Into New York City to do Morning Living with Lauren Pressley on Martha Stewart Living Radio on Sirius satellite radio this morning. For the benefit of Brits, this is a subscription based radio service broadcast by satellite with 198 different stations – and no ads. This is a great show, and Lauren is such an enthusiastic and professional host.
But we were booked for 8am and to be safe we’d have to allow two hours to drive in. So we thought: let’s give ourselves a little break. So we drove in yesterday (Thursday) lunch time, visited the Museum of Modern Art (MoMa) then checked into the legendary Algonquin Hotel.
Since it opened over 100 years ago, this has been the haunt of many writers and artists. The New Yorker magazine was founded here, Douglas Fairbanks, Sr., John Barrymore and H.L. Mencken all loved the place and, unlike most hotels, from the beginning it welcomed female guests traveling alone and these included Gertrude Stein, Simone de Beauvoir and Eudora Welty. In 1950 William Faulkner drafted his Nobel Prize acceptance speech at the Algonquin.
It’s also famous for its Round Table around which, in the 1920s, Dorothy Parker, Robert Benchley and many others (especially writers from Vanity Fair magazine whose office was nearby) gathered for lunch and repartée every day. Indeed there are quotations from Dorothy Parker on the doors to the rooms. On the door immediately opposite ours was this: Embodying words in sentences, a game frequently played by members of the Round Table – “You can take a horticulture, but you can’t make her think.”
After meeting our good friends, photographers Alan and Linda Detrick, for an early dinner at the hotel (wonderful halibut) we were off to W 22nd St to catch the opening night of our friend from England singer Barb Jungr’s run at the Metropolitan Room. Her program of Bob Dylan material, both familiar and obscure, presented Dylan in a new hue – interpreted by this supremely expressive, and at times hilarious, singer.
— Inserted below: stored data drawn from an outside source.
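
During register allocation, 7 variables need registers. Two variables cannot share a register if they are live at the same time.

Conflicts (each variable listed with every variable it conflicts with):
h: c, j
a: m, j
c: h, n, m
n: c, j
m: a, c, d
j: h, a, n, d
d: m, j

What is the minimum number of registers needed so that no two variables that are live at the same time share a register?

3

The cycle j-h-c-m-a-j has odd length 5, so it cannot be 2-colored; at least 3 registers are needed.
3 registers suffice: h=2, a=3, c=1, n=2, m=2, j=1, d=3. No two conflicting variables share a register.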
If you can’t catch this run, catch her when you can - UK or US. New York’s Village Voice says: “Devoted to Bob Dylan, this Manchester-raised and London-based dark lark does his songs as well as he and also vastly differently. She knows where all the darkest corners of his lyrics are on the psychological map and explores each one. The patter in between is also profoundly intelligent and broadly funny.”
Back at the Algonquin, where you can enjoy a delightful leisurely breakfast even if you’re not booked in, there were some impressive flower arrangements in the lobby. They combined plants which are amongst the hardiest of shrubs, forsythia, and the most tender, protea. (Please excuse the below-par flash photo.) And all set off by variegated Swiss cheese plant - Monstera deliciosa ‘Variegata’.
And if you click on the picture, and look in the bottom right hand corner you’ll see Matilda, the Algonquin cat.
To quote the Algonquin website: “In the late 1930s a rather disheveled feline wandered into the hotel searching for food and shelter. Ever the quintessential host, owner Frank Case (the owner at that time) welcomed the furry traveler into the Algonquin and a tradition was born.
“Matilda, the current resident, is very popular with our guests. She has the run of the house (except in dining areas and kitchen) but prefers to oversee the comings and goings of the many guests who cross her threshold.
“Matilda receives mail weekly from friends around the world and has been the subject of countless stories. On one occasion, when her collar was stolen, the “Algonquin Cat-Burglary” was the talk of the town.
“Each year Matilda is given a birthday party, as befits a New York celebrity. A memorable one occurred in 2002 when, while celebrating her seventh birthday with 150 of her closest friends, she jumped on her cake and ran out of the room, leaving a trail of paw prints.”
Then, in the morning, off on foot up 5th Avenue in 9F (-13C) and with a piercing wind. Brass monkey weather, as they say in England. It’s just as well it was only a few blocks. We had a great time with Lauren Pressley, then headed off to the Guggenheim for a few hours (more on that, with a horticultural slant, next time) before heading home to Pennsylvania. Where I find that at 7.07am this morning the temperature hit 1.2F (-17.1C) – and with no snow to provide an insulating blanket. Oh dear. Some plants, I’m afraid, just won’t make it through.